I had gone on a listing appointment in 2006. It was a beautiful home in John's Creek in Northwest St Johns County. I could tell in the first ten minutes that I would NOT be walking away with the Jacksonville real estate listing and I was okay with that. Why? Because I was honest about the fair-market-value of the home. I didn't say what the home's sellers wanted to hear and was well aware of it. But I am in the business of selling homes in Jacksonville, not listing homes in Jacksonville.
I later noticed that the home had been listed for around $50,000 more than what the true value of their beautiful St Johns County home actually was at the time.

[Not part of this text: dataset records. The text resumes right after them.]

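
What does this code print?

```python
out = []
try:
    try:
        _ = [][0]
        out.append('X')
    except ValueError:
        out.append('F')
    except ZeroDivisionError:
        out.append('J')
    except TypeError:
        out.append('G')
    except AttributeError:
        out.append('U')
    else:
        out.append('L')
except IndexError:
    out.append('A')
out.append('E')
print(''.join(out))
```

Execution trace: 'A' (outer except IndexError) → 'E' (after the try/except). Output: AE

Answer: AE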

The sellers had really NEEDED to sell their home because of a significant reduction in income. They could have sold at the price I had given them without it becoming a Jacksonville short sale, besides who in Jacksonville had even heard of a short sale in 2006? But they listed the home far too high hoping to get "more out of it."
I forgot all about it until today when I was scrolling through and ran across this home. Surprised at the low price, I went into the history to see how it was priced that low. Unfortunately the home was eventually foreclosed upon.
This is an extreme case (but not the only case) of what happened to a Jacksonville Florida seller, who really needed to sell their Jacksonville area home. Instead of getting it sold, they had insisted on overpricing their home despite being warned about the true market value of their home.